Looking back nearly half a century, I see I followed this advice, and life has evolved superbly for me. oldman


#5

25 was five years ago for me. I’m not sure I’m too different now, or would have changed much, but I definitely would have written more and gotten myself out there sooner in terms of sharing my work and creating an online presence, like Wattpad, Twitter, Facebook, etc. I wasted a lot if time hiding it and only picking at my work here and there.

And of course there are several instances where I said something stupid or was inconsiderate to my wife that I would love to go back and tell myself not to do.


#6

I thought about this recently, actually! I’m 27 so I don’t exactly have piles of wisdom to share, but there was one thing that stuck out for me.

I’d want to tell myself that going through one door doesn’t mean another door automatically closes.
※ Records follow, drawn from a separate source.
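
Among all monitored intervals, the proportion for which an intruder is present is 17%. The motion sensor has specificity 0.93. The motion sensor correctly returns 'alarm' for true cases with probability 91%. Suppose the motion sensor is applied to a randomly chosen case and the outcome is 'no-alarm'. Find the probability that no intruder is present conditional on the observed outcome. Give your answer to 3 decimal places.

Write H for 'an intruder is present'. Prior odds H:¬H = 0.17/0.83 = 0.20482. For the 'no-alarm' outcome, the likelihood ratio is 0.09/0.93 = 0.096774.
Posterior odds = 0.20482 × 0.096774 = 0.019821, so P(H|E) = 0.019821/(1+0.019821) = 0.019. Then P(¬H|E) = 1 − 0.019 = 0.981.

P(¬H | E) ≈ 0.981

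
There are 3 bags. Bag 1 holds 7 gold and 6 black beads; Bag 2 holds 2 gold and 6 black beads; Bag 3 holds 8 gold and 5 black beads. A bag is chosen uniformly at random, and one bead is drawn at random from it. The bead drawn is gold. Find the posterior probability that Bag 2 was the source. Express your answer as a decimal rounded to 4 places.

Posterior probability ≈ 0.1781

Tabulate prior·likelihood by source: [1] prior 0.333333, lik 0.5385, product 0.1795; [2] prior 0.333333, lik 0.25, product 0.08333; [3] prior 0.333333, lik 0.6154, product 0.2051.
Normalizing constant = 0.46795; the posterior for Bag 2 is its product over the sum, 0.08333/0.46795 = 0.1781.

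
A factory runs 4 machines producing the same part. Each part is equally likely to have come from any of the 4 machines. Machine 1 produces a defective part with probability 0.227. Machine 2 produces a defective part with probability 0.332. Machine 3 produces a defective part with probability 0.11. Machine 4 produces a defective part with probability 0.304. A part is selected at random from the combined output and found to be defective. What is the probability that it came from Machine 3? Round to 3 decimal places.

Posterior probability ≈ 0.113

P(defective|M1) = 0.227; P(defective|M2) = 0.332; P(defective|M3) = 0.11; P(defective|M4) = 0.304.
Prior × likelihood for each source: 0.25·0.227=0.05675, 0.25·0.332=0.08300, 0.25·0.11=0.02750, 0.25·0.304=0.07600. Summing gives P(defective) = 0.24325.
P(Machine 3 | defective) = 0.02750 / 0.24325 = 0.113.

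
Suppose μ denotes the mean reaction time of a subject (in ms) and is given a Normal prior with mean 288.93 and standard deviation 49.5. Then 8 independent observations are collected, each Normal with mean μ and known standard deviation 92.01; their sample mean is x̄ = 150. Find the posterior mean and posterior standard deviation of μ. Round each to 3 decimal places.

Posterior mean ≈ 191.904; posterior SD ≈ 27.185

Prior precision 1/τ₀² = 1/49.5² = 0.00040812; data precision n/σ² = 8/92.01² = 0.00094497.
Posterior precision = 0.00040812 + 0.00094497 = 0.00135310, giving posterior SD = 1/√0.00135310 = 27.185.
Posterior mean = (0.00040812·288.93 + 0.00094497·150) / 0.00135310 = 191.904.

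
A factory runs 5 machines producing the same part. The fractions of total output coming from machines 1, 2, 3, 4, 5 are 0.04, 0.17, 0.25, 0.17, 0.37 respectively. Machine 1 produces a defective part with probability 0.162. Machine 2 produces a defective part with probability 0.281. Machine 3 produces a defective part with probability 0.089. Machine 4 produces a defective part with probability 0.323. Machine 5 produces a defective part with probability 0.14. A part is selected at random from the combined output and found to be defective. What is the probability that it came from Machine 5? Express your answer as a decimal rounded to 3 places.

P(defective|M1) = 0.162; P(defective|M2) = 0.281; P(defective|M3) = 0.089; P(defective|M4) = 0.323; P(defective|M5) = 0.14.
Prior × likelihood for each source: 0.04·0.162=0.006480, 0.17·0.281=0.04777, 0.25·0.089=0.02225, 0.17·0.323=0.05491, 0.37·0.14=0.05180. Summing gives P(defective) = 0.18321.
P(Machine 5 | defective) = 0.05180 / 0.18321 = 0.283.

Posterior probability ≈ 0.283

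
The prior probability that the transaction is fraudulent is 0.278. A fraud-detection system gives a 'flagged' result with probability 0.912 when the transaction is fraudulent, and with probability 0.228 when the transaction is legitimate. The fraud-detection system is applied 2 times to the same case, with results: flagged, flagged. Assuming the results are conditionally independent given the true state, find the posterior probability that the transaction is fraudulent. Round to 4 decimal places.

Let H be the event that the transaction is fraudulent; start with P(H) = 0.278. P('flagged'|H) = 0.912, P('flagged'|¬H) = 0.228.
Update on result 1 ('flagged'): P(H) ← 0.912·0.2780 / (0.912·0.2780 + 0.228·0.7220) = 0.25354/0.41815 = 0.6063.
Update on result 2 ('flagged'): P(H) ← 0.912·0.6063 / (0.912·0.6063 + 0.228·0.3937) = 0.55297/0.64273 = 0.8603.

Posterior P(H) ≈ 0.8603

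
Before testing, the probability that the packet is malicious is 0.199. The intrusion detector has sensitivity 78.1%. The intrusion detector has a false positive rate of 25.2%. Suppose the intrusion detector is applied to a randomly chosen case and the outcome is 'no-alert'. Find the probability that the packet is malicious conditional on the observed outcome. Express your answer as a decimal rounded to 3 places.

P(H | E) ≈ 0.068

Write H for 'the packet is malicious'. Prior odds H:¬H = 0.199/0.801 = 0.24844. For the 'no-alert' outcome, the likelihood ratio is 0.219/0.748 = 0.29278.
Posterior odds = 0.24844 × 0.29278 = 0.072738, so P(H|E) = 0.072738/(1+0.072738) = 0.068.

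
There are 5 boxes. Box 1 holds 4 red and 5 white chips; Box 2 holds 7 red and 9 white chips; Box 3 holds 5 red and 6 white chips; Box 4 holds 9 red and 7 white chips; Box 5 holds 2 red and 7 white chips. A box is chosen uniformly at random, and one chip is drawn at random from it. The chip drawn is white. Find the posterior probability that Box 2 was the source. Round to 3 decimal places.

Posterior probability ≈ 0.195

Tabulate prior·likelihood by source: [1] prior 0.2, lik 0.5556, product 0.1111; [2] prior 0.2, lik 0.5625, product 0.1125; [3] prior 0.2, lik 0.5455, product 0.1091; [4] prior 0.2, lik 0.4375, product 0.08750; [5] prior 0.2, lik 0.7778, product 0.1556.
Normalizing constant = 0.57576; the posterior for Box 2 is its product over the sum, 0.1125/0.57576 = 0.195.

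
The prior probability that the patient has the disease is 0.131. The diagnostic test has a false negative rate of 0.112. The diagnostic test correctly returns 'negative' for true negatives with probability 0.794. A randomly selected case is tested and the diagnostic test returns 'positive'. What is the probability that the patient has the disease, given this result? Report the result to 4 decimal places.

P(H | E) ≈ 0.3939

Write H for 'the patient has the disease'. Prior odds H:¬H = 0.131/0.869 = 0.15075. For the 'positive' outcome, the likelihood ratio is 0.888/0.206 = 4.3107.
Posterior odds = 0.15075 × 4.3107 = 0.64983, so P(H|E) = 0.64983/(1+0.64983) = 0.3939.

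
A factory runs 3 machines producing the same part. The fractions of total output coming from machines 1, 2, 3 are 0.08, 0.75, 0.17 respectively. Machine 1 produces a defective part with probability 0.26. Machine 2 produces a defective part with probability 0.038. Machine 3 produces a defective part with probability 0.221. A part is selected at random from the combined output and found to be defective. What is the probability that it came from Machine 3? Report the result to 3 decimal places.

Posterior probability ≈ 0.432

P(defective|M1) = 0.26; P(defective|M2) = 0.038; P(defective|M3) = 0.221.
Prior × likelihood for each source: 0.08·0.26=0.02080, 0.75·0.038=0.02850, 0.17·0.221=0.03757. Summing gives P(defective) = 0.086870.
P(Machine 3 | defective) = 0.03757 / 0.086870 = 0.432.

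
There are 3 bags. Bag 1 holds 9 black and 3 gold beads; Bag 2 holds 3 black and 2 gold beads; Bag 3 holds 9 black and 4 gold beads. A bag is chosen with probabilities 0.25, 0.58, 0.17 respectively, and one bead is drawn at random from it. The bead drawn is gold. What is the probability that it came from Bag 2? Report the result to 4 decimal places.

P(gold|Bag 1) = 0.25; P(gold|Bag 2) = 0.4; P(gold|Bag 3) = 0.3077.
Prior × likelihood for each source: 0.25·0.25=0.06250, 0.58·0.4=0.2320, 0.17·0.3077=0.05231. Summing gives P(gold) = 0.34681.
P(Bag 2 | gold) = 0.2320 / 0.34681 = 0.6690.

Posterior probability ≈ 0.6690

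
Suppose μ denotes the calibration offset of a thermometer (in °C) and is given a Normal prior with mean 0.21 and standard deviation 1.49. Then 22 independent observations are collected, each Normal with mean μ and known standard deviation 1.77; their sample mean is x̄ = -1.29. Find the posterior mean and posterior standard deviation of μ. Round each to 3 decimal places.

Posterior mean ≈ -1.200; posterior SD ≈ 0.366

With known σ, the Normal prior is conjugate. Weight on the data is w = (n/σ²)/(n/σ² + 1/τ₀²) = 7.02225/(7.02225+0.450430) = 0.93972.
Posterior mean = w·x̄ + (1−w)·μ₀ = 0.93972·-1.29 + 0.060277·0.21 = -1.200. Posterior variance = 1/(7.02225+0.450430) = 0.133821, so SD = 0.366.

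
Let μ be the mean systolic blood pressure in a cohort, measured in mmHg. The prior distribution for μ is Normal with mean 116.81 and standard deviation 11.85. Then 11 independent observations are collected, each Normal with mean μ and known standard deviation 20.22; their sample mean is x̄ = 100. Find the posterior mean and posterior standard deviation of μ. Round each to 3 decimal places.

Posterior mean ≈ 103.518; posterior SD ≈ 5.421

Prior precision 1/τ₀² = 1/11.85² = 0.00712137; data precision n/σ² = 11/20.22² = 0.0269048.
Posterior precision = 0.00712137 + 0.0269048 = 0.0340262, giving posterior SD = 1/√0.0340262 = 5.421.
Posterior mean = (0.00712137·116.81 + 0.0269048·100) / 0.0340262 = 103.518.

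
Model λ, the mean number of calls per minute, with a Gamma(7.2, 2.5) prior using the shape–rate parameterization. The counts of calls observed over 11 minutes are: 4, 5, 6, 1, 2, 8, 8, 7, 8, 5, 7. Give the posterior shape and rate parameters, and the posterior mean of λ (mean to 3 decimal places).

The Poisson likelihood adds the total count to the shape and the number of exposure periods to the rate. Here ∑xᵢ = 61 and n = 11, so shape 7.2→68.2 and rate 2.5→13.5.
Posterior mean = shape/rate = 68.2/13.5 = 5.052.

Posterior: Gamma(shape=68.2, rate=13.5); mean ≈ 5.052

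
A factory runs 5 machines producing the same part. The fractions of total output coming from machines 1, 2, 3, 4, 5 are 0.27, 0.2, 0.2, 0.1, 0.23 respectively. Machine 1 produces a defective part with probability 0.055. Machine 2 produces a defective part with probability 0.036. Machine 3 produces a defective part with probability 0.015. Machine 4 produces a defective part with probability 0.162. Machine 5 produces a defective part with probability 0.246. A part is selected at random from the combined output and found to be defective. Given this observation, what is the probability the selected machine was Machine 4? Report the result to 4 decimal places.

Tabulate prior·likelihood by source: [1] prior 0.27, lik 0.055, product 0.01485; [2] prior 0.2, lik 0.036, product 0.007200; [3] prior 0.2, lik 0.015, product 0.003000; [4] prior 0.1, lik 0.162, product 0.01620; [5] prior 0.23, lik 0.246, product 0.05658.
Normalizing constant = 0.097830; the posterior for Machine 4 is its product over the sum, 0.01620/0.097830 = 0.1656.

Posterior probability ≈ 0.1656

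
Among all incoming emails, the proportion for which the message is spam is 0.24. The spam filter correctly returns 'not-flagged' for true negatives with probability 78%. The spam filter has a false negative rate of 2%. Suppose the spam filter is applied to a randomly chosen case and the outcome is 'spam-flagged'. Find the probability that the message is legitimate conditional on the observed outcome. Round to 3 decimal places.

P(¬H | E) ≈ 0.416

Write H for 'the message is spam'. Prior odds H:¬H = 0.24/0.76 = 0.31579. For the 'spam-flagged' outcome, the likelihood ratio is 0.98/0.22 = 4.4545.
Posterior odds = 0.31579 × 4.4545 = 1.4067, so P(H|E) = 1.4067/(1+1.4067) = 0.584. Then P(¬H|E) = 1 − 0.584 = 0.416.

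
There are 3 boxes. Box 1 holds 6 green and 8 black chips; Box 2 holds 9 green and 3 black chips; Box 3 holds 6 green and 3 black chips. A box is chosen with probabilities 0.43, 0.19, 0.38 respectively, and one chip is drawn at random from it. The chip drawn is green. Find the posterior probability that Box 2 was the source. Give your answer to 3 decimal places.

P(green|Box 1) = 0.4286; P(green|Box 2) = 0.75; P(green|Box 3) = 0.6667.
Prior × likelihood for each source: 0.43·0.4286=0.1843, 0.19·0.75=0.1425, 0.38·0.6667=0.2533. Summing gives P(green) = 0.58012.
P(Box 2 | green) = 0.1425 / 0.58012 = 0.246.

Posterior probability ≈ 0.246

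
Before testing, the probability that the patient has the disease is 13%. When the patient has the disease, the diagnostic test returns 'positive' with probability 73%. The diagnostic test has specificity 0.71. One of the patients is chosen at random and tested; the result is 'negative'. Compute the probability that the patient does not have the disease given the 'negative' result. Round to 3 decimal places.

Let H be the event that the patient has the disease. P(H) = 0.13, so P(¬H) = 0.87. With E the 'negative' result, P(E|H) = 0.27 and P(E|¬H) = 0.71.
P(E) = 0.27·0.13 + 0.71·0.87 = 0.035100 + 0.61770 = 0.65280.
By Bayes' theorem, P(H|E) = 0.035100 / 0.65280 = 0.054. Hence P(¬H|E) = 1 − 0.054 = 0.946.

P(¬H | E) ≈ 0.946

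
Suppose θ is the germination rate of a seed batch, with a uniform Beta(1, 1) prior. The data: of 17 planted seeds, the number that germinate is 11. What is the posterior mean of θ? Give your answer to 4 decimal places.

Posterior mean ≈ 0.6316

The binomial likelihood is conjugate to the Beta prior: with 11 successes and 6 failures, the posterior is Beta(1+11, 1+6) = Beta(12, 7).
E[θ | data] = 12/(12+7) = 0.6316.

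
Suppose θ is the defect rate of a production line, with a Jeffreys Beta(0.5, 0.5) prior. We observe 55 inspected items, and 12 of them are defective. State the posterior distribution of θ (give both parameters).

Posterior: Beta(12.5, 43.5)

The binomial likelihood is conjugate to the Beta prior: with 12 successes and 43 failures, the posterior is Beta(0.5+12, 0.5+43) = Beta(12.5, 43.5).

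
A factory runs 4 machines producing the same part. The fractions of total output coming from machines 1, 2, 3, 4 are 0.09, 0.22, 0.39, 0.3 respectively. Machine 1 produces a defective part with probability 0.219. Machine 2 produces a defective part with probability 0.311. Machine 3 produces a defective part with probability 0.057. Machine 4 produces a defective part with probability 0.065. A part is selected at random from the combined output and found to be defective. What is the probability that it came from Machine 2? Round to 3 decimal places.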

This is a bit of an extension on the old “when one door closes another opens” cliché, and I guess I mean that sometimes you think that you have choices in front of you, and that by choosing one you automatically reject the other, but I’ve found that’s just not true.

For example, as I finished my undergrad, I had a hard time choosing between continuing my studies in grad school or taking some time off to work. I thought that by choosing one I was denying myself the opportunities that the other could afford. But, I discovered that by going to grad school (which was the choice I made), I actually set myself up for amazing work experiences that I wouldn’t have had otherwise. And once I started working full-time, I discovered tons of professional development and continuing education opportunities. I realized that I had put so much pressure on myself to make the right decision, when either way I still had access to elements of both opportunities. I would have been fulfilled and just fine either way.

So, I would say: relax and have faith in yourself. You will find a way to do the things that matter to you - to be the person you aspire to be - no matter what.